Posted on the 22 January 2013 by Anthonyhymes @TheWrongWing

On a brisk Monday in our nation’s governmental node, a vast crowd of people gathered on the damp mall, waving flags and cheering the second inauguration of President Barack Obama. After an extremely hard-fought, expensive, and divisive campaign, the result was finally made official as President Obama swore the oath of office. Considering his level of success on advancing social causes like healthcare and equal rights, the nation can look forward to four more years of expert stewardship. There has never been a better time to root for the left. 

president obama sworn in for second term

Hope is back

While the tone was much more subdued than the fervor that surrounded his first inauguration, Obama did not disappoint. For the first time in history in an inaugural speech, the President mentioned gay rights, and likened their path to that of other civil rights movements. He heavily pushed the cause of collective good. And, most importantly, he affronted the conservatives.

Baffled at their own demise, Republicans have been grasping at anything that even resembles an opportunity to make it seem like they are still doing anything at a national level. Obama’s speech rebuked the conservatives and particularly the puddle of the agitated far right from where the likes of Paul Ryan spawn. John McCain hypocritically whined that Obama didn’t talk enough about working together. However, no one in the nation believed the Senator, because no one heard him.


The noise of the right was drowned out by the hopes of the left. Obama, who stayed too far to the center for the preferences of many a liberal, might buck the trend of past Presidents going into their second terms. History states that a President tends to gravitate towards the center the second time a nation elects him.
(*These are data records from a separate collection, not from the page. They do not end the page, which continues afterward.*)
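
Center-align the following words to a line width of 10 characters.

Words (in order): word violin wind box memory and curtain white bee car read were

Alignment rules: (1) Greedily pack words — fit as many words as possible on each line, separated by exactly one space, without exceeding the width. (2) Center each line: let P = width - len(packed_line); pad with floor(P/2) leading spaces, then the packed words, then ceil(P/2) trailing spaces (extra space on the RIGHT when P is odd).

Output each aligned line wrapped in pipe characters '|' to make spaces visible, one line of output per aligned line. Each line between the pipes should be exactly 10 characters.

Answer: |   word   |
|  violin  |
| wind box |
|memory and|
| curtain  |
|white bee |
| car read |
|   were   |

Derivation:
Line 1: ['word'] (min_width=4, slack=6)
Line 2: ['violin'] (min_width=6, slack=4)
Line 3: ['wind', 'box'] (min_width=8, slack=2)
Line 4: ['memory', 'and'] (min_width=10, slack=0)
Line 5: ['curtain'] (min_width=7, slack=3)
Line 6: ['white', 'bee'] (min_width=9, slack=1)
Line 7: ['car', 'read'] (min_width=8, slack=2)
Line 8: ['were'] (min_width=4, slack=6)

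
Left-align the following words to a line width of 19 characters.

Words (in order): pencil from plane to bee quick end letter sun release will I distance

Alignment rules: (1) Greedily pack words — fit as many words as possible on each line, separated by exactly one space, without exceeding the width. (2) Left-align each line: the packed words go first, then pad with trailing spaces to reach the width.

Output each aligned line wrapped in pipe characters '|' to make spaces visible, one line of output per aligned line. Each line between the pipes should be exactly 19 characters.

Line 1: ['pencil', 'from', 'plane'] (min_width=17, slack=2)
Line 2: ['to', 'bee', 'quick', 'end'] (min_width=16, slack=3)
Line 3: ['letter', 'sun', 'release'] (min_width=18, slack=1)
Line 4: ['will', 'I', 'distance'] (min_width=15, slack=4)

Answer: |pencil from plane  |
|to bee quick end   |
|letter sun release |
|will I distance    |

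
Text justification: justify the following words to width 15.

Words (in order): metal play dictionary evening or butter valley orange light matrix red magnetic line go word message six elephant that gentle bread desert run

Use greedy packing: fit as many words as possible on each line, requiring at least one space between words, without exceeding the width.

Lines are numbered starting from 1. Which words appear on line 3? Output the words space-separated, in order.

Answer: evening or

Derivation:
Line 1: ['metal', 'play'] (min_width=10, slack=5)
Line 2: ['dictionary'] (min_width=10, slack=5)
Line 3: ['evening', 'or'] (min_width=10, slack=5)
Line 4: ['butter', 'valley'] (min_width=13, slack=2)
Line 5: ['orange', 'light'] (min_width=12, slack=3)
Line 6: ['matrix', 'red'] (min_width=10, slack=5)
Line 7: ['magnetic', 'line'] (min_width=13, slack=2)
Line 8: ['go', 'word', 'message'] (min_width=15, slack=0)
Line 9: ['six', 'elephant'] (min_width=12, slack=3)
Line 10: ['that', 'gentle'] (min_width=11, slack=4)
Line 11: ['bread', 'desert'] (min_width=12, slack=3)
Line 12: ['run'] (min_width=3, slack=12)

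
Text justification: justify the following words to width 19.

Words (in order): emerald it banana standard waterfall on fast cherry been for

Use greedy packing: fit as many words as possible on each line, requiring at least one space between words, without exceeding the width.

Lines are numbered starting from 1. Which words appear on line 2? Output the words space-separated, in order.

Line 1: ['emerald', 'it', 'banana'] (min_width=17, slack=2)
Line 2: ['standard', 'waterfall'] (min_width=18, slack=1)
Line 3: ['on', 'fast', 'cherry', 'been'] (min_width=19, slack=0)
Line 4: ['for'] (min_width=3, slack=16)

Answer: standard waterfall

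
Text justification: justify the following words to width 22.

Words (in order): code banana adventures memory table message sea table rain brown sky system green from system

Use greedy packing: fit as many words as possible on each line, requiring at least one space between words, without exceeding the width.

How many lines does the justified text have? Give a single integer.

Answer: 5

Derivation:
Line 1: ['code', 'banana', 'adventures'] (min_width=22, slack=0)
Line 2: ['memory', 'table', 'message'] (min_width=20, slack=2)
Line 3: ['sea', 'table', 'rain', 'brown'] (min_width=20, slack=2)
Line 4: ['sky', 'system', 'green', 'from'] (min_width=21, slack=1)
Line 5: ['system'] (min_width=6, slack=16)
Total lines: 5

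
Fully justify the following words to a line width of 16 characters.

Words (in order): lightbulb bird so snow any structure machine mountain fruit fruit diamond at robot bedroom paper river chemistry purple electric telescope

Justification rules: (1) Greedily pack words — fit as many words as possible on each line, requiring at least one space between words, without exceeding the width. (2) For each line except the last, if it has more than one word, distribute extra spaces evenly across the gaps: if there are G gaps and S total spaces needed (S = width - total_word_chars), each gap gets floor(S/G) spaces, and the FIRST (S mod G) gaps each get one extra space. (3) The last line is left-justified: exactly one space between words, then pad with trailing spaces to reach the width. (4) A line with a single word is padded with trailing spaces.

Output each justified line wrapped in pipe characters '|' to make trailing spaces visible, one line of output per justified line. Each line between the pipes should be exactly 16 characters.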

With the Senate set (today) to vote on changing the rules of the filibuster, Obama might take the opportunity to move to the left instead and push through reforms on gun control and immigration.

If he succeeds at pushing through major legislation on these points (which seems probable considering the attention some in the Republican rank are getting by promoting reform), by the end of his second term and eight years in office he will have reformed healthcare, gun control, and immigration. But perhaps the most exciting part of his inaugural speech was his frank mention of climate change, and what the US must do to counteract it. This was a breath of fresh air (pun intended). It could mark the beginning of a substantial national shift in energy policy towards renewables for which many have been waiting decades.

Whatever your viewpoint, it is clear that despite the contrary claims, hope is alive and well.